The Health Insurance Portability and Accountability Act of 1996 (HIPAA) is a federal law that mandates the creation of national standards to protect delicate and private patient medical history and health information from being disclosed to other parties without their knowledge.
HIPAA focuses on patient privacy, record keeping, and employees in the medical field. It is a landmark piece of information for every player in the healthcare industry and had a lot to offer everyone in the healthcare industry and patients.
Why Is HIPAA Important?
HIPAA is the law, and the penalties for breaking this law can be severe. Violations of this law can lead to fines of up to $25,000 per every record compromised. All players in the healthcare industry, including business associates, are required to abide by this law.
The law helps prevent fraud in the healthcare industry and ensures that every piece of health information is secured, and restricts access to health-related data to unauthorized individuals. Introduced in 1996 and enacted in 1997, HIPAA’s first most important order was to make sure employees continued to receive health insurance coverage when they are between jobs.
The HIPAA law later moved on to handle standardized medical record-keeping and patient privacy.

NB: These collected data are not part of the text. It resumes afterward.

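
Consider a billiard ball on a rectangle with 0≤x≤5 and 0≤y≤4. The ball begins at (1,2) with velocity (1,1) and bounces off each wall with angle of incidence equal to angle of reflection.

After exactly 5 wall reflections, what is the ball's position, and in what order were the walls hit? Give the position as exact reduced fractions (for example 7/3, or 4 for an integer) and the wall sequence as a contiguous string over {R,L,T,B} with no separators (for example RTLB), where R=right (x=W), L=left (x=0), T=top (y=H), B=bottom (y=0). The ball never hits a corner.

Final position: (1,4)
Wall sequence: TRBLT

1. t=2 → T at (3,4); v=(1,-1)
2. t=2 → R at (5,2); v=(-1,-1)
3. t=2 → B at (3,0); v=(-1,1)
4. t=3 → L at (0,3); v=(1,1)
5. t=1 → T at (1,4); v=(1,-1)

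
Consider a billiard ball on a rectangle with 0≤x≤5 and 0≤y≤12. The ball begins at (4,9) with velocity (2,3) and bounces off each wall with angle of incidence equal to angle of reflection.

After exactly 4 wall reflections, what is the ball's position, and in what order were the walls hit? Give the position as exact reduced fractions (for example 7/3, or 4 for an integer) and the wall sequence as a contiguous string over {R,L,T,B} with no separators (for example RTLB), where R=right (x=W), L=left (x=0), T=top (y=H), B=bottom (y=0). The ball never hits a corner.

Final position: (4,0)
Wall sequence: RTLB

1. t=1/2 → R at (5,21/2); v=(-2,3)
2. t=1/2 → T at (4,12); v=(-2,-3)
3. t=2 → L at (0,6); v=(2,-3)
4. t=2 → B at (4,0); v=(2,3)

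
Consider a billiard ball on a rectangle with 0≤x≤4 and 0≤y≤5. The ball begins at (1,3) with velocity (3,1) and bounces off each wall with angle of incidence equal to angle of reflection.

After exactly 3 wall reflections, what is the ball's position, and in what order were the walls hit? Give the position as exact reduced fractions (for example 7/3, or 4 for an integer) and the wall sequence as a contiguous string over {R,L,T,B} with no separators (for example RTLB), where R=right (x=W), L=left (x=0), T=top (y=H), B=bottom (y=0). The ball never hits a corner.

Final position: (0,14/3)
Wall sequence: RTL

1. t=1 → R at (4,4); v=(-3,1)
2. t=1 → T at (1,5); v=(-3,-1)
3. t=1/3 → L at (0,14/3); v=(3,-1)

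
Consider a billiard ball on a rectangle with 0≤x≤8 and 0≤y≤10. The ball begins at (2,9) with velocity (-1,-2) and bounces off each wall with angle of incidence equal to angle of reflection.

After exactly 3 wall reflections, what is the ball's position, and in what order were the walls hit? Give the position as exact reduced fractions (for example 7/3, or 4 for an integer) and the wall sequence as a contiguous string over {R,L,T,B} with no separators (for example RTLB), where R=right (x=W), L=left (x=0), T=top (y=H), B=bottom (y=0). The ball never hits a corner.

Final position: (15/2,10)
Wall sequence: LBT

1. t=2 → L at (0,5); v=(1,-2)
2. t=5/2 → B at (5/2,0); v=(1,2)
3. t=5 → T at (15/2,10); v=(1,-2)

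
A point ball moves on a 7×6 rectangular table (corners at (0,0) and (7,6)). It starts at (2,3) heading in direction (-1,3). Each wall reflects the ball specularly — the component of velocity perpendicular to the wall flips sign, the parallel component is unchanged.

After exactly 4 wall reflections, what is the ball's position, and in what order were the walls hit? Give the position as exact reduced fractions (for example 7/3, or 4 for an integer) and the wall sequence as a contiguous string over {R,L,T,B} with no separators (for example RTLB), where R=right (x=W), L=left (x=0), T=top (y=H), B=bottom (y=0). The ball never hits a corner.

Final position: (3,6)
Wall sequence: TLBT

1. t=1 → T at (1,6); v=(-1,-3)
2. t=1 → L at (0,3); v=(1,-3)
3. t=1 → B at (1,0); v=(1,3)
4. t=2 → T at (3,6); v=(1,-3)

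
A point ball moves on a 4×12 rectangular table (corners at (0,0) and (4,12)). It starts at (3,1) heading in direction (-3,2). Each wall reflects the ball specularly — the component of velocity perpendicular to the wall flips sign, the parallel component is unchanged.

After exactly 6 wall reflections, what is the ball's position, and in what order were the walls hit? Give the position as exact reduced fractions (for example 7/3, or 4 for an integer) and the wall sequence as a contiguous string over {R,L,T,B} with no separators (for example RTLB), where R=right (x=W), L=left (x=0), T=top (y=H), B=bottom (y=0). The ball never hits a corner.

Final position: (0,31/3)
Wall sequence: LRLRTL

1. t=1 → L at (0,3); v=(3,2)
2. t=4/3 → R at (4,17/3); v=(-3,2)
3. t=4/3 → L at (0,25/3); v=(3,2)
4. t=4/3 → R at (4,11); v=(-3,2)
5. t=1/2 → T at (5/2,12); v=(-3,-2)
6. t=5/6 → L at (0,31/3); v=(3,-2)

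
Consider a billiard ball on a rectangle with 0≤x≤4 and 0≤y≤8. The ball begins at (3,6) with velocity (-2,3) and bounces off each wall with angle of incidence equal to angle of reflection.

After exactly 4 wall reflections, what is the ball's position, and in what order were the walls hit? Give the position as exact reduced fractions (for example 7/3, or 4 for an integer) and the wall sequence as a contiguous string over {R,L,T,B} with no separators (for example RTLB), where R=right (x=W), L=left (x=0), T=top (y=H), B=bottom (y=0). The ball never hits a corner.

Final position: (4,1/2)
Wall sequence: TLBR

1. t=2/3 → T at (5/3,8); v=(-2,-3)
2. t=5/6 → L at (0,11/2); v=(2,-3)
3. t=11/6 → B at (11/3,0); v=(2,3)
4. t=1/6 → R at (4,1/2); v=(-2,3)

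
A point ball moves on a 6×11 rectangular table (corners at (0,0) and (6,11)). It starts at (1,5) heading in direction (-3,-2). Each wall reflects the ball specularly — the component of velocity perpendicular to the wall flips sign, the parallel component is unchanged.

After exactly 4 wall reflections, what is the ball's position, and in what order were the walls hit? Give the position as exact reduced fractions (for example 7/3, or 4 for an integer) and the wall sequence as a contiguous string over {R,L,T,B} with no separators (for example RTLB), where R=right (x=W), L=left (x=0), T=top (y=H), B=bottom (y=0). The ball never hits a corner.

Final position: (0,11/3)
Wall sequence: LRBL

1. t=1/3 → L at (0,13/3); v=(3,-2)
2. t=2 → R at (6,1/3); v=(-3,-2)
3. t=1/6 → B at (11/2,0); v=(-3,2)
4. t=11/6 → L at (0,11/3); v=(3,2)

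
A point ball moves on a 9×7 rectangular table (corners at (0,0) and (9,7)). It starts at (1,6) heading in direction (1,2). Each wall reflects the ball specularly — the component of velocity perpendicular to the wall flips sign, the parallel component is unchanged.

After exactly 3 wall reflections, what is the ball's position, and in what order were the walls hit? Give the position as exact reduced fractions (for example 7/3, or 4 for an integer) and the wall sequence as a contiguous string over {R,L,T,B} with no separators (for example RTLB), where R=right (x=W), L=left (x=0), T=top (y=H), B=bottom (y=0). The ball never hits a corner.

1. t=1/2 → T at (3/2,7); v=(1,-2)
2. t=7/2 → B at (5,0); v=(1,2)
3. t=7/2 → T at (17/2,7); v=(1,-2)

Final position: (17/2,7)
Wall sequence: TBT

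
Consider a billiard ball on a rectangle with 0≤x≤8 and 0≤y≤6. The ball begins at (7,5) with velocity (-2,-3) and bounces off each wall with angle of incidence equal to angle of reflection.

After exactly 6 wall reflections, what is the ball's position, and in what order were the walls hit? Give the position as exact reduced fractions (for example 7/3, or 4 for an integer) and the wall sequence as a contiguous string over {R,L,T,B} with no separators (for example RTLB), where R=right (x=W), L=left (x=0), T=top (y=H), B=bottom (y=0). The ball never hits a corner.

Final position: (23/3,6)
Wall sequence: BLTBRT

1. t=5/3 → B at (11/3,0); v=(-2,3)
2. t=11/6 → L at (0,11/2); v=(2,3)
3. t=1/6 → T at (1/3,6); v=(2,-3)
4. t=2 → B at (13/3,0); v=(2,3)
5. t=11/6 → R at (8,11/2); v=(-2,3)
6. t=1/6 → T at (23/3,6); v=(-2,-3)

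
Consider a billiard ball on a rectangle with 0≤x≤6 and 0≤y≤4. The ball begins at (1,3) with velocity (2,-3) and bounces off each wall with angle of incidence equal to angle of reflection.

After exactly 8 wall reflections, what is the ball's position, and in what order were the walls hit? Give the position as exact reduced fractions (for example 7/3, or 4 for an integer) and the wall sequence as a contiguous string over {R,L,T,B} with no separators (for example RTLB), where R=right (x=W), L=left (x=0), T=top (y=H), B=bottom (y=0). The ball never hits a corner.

Final position: (13/3,4)
Wall sequence: BTRBTLBT

1. t=1 → B at (3,0); v=(2,3)
2. t=4/3 → T at (17/3,4); v=(2,-3)
3. t=1/6 → R at (6,7/2); v=(-2,-3)
4. t=7/6 → B at (11/3,0); v=(-2,3)
5. t=4/3 → T at (1,4); v=(-2,-3)
6. t=1/2 → L at (0,5/2); v=(2,-3)
7. t=5/6 → B at (5/3,0); v=(2,3)
8. t=4/3 → T at (13/3,4); v=(2,-3)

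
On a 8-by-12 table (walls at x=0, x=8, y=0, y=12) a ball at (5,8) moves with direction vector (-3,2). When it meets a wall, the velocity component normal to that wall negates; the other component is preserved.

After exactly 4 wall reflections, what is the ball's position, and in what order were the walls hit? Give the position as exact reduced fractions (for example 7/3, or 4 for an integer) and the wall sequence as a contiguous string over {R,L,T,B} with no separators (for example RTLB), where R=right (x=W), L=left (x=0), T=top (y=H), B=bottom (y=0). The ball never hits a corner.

Final position: (0,2)
Wall sequence: LTRL

1. t=5/3 → L at (0,34/3); v=(3,2)
2. t=1/3 → T at (1,12); v=(3,-2)
3. t=7/3 → R at (8,22/3); v=(-3,-2)
4. t=8/3 → L at (0,2); v=(3,-2)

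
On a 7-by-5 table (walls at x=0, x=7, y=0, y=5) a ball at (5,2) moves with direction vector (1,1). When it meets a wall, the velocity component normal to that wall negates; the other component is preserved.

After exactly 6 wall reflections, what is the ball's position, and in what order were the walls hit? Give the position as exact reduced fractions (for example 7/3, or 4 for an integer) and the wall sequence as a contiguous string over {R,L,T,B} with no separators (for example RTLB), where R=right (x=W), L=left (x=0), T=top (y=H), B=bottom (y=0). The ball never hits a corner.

Final position: (7,2)
Wall sequence: RTBLTR

1. t=2 → R at (7,4); v=(-1,1)
2. t=1 → T at (6,5); v=(-1,-1)
3. t=5 → B at (1,0); v=(-1,1)
4. t=1 → L at (0,1); v=(1,1)
5. t=4 → T at (4,5); v=(1,-1)
6. t=3 → R at (7,2); v=(-1,-1)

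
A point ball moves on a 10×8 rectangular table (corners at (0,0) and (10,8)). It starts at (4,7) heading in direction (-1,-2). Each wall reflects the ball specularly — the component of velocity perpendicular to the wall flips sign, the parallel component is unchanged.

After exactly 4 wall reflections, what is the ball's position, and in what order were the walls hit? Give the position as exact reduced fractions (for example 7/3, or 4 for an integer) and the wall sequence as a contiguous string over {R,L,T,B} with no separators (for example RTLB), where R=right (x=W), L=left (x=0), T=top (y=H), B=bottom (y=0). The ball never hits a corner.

Final position: (15/2,0)
Wall sequence: BLTB

1. t=7/2 → B at (1/2,0); v=(-1,2)
2. t=1/2 → L at (0,1); v=(1,2)
3. t=7/2 → T at (7/2,8); v=(1,-2)
4. t=4 → B at (15/2,0); v=(1,2)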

Why is HIPAA Important In the Healthcare Field?
The law introduced a transition from paper records to electronic records of health information. Before HIPAA, it was not unusual to see patient’s health records, x-rays, or photographs lying around an office for everyone to see.

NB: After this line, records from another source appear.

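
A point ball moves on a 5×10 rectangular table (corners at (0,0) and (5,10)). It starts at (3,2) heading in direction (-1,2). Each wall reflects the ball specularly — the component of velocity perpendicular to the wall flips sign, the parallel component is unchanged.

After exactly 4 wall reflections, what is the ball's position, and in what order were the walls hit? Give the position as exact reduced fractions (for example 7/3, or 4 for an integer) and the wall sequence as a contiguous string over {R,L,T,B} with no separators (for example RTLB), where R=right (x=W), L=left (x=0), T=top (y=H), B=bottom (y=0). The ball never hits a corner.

Final position: (4,0)
Wall sequence: LTRB

1. t=3 → L at (0,8); v=(1,2)
2. t=1 → T at (1,10); v=(1,-2)
3. t=4 → R at (5,2); v=(-1,-2)
4. t=1 → B at (4,0); v=(-1,2)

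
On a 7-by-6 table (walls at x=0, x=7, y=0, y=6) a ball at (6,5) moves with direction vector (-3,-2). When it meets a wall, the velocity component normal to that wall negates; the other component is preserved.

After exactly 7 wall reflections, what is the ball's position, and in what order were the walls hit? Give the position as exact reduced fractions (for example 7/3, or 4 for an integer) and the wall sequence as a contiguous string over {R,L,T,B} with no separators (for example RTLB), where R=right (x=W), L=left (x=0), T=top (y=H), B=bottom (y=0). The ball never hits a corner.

1. t=2 → L at (0,1); v=(3,-2)
2. t=1/2 → B at (3/2,0); v=(3,2)
3. t=11/6 → R at (7,11/3); v=(-3,2)
4. t=7/6 → T at (7/2,6); v=(-3,-2)
5. t=7/6 → L at (0,11/3); v=(3,-2)
6. t=11/6 → B at (11/2,0); v=(3,2)
7. t=1/2 → R at (7,1); v=(-3,2)

Final position: (7,1)
Wall sequence: LBRTLBR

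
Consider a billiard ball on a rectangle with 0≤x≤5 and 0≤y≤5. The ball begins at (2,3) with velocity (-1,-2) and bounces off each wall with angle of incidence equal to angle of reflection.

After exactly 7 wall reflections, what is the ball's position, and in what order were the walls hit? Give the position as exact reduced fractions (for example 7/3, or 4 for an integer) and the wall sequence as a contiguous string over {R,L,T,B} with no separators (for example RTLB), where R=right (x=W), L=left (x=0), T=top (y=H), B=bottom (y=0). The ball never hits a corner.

Final position: (1/2,0)
Wall sequence: BLTBRTB

1. t=3/2 → B at (1/2,0); v=(-1,2)
2. t=1/2 → L at (0,1); v=(1,2)
3. t=2 → T at (2,5); v=(1,-2)
4. t=5/2 → B at (9/2,0); v=(1,2)
5. t=1/2 → R at (5,1); v=(-1,2)
6. t=2 → T at (3,5); v=(-1,-2)
7. t=5/2 → B at (1/2,0); v=(-1,2)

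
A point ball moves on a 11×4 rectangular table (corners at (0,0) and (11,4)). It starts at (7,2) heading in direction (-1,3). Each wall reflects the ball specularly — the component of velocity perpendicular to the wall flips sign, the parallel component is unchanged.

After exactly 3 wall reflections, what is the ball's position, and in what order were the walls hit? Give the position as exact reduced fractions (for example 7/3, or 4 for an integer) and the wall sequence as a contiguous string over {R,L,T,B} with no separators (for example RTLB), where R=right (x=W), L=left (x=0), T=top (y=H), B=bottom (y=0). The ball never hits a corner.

Final position: (11/3,4)
Wall sequence: TBT

1. t=2/3 → T at (19/3,4); v=(-1,-3)
2. t=4/3 → B at (5,0); v=(-1,3)
3. t=4/3 → T at (11/3,4); v=(-1,-3)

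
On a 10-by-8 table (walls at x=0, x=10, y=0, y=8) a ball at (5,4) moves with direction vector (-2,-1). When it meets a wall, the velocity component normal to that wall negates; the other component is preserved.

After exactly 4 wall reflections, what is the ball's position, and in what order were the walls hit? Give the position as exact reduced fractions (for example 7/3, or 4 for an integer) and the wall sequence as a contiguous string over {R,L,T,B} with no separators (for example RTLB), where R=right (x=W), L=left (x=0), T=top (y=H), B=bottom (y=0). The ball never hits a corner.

1. t=5/2 → L at (0,3/2); v=(2,-1)
2. t=3/2 → B at (3,0); v=(2,1)
3. t=7/2 → R at (10,7/2); v=(-2,1)
4. t=9/2 → T at (1,8); v=(-2,-1)

Final position: (1,8)
Wall sequence: LBRT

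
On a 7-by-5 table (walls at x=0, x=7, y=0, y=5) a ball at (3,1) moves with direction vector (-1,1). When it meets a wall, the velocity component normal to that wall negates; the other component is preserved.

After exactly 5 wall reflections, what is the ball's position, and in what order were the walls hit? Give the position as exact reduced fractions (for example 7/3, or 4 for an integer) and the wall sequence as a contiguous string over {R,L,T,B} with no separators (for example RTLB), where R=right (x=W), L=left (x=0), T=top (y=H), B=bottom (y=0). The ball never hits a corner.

Final position: (3,5)
Wall sequence: LTBRT

1. t=3 → L at (0,4); v=(1,1)
2. t=1 → T at (1,5); v=(1,-1)
3. t=5 → B at (6,0); v=(1,1)
4. t=1 → R at (7,1); v=(-1,1)
5. t=4 → T at (3,5); v=(-1,-1)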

Courier services could deliver paper records between hospitals or offices, and one mishap could reveal embarrassing photographs or patient information that should have been kept private. The transition to electronic records makes patient records more secure, confidential and minimizes the risk of losing vital information.
When it comes to patient’s privacy, some of the questions that one can ask are, should a billing clerk be able to pull up a patient’s height, weight, and family medical history? Does an imaging technician need to view blood test results? The answer is no.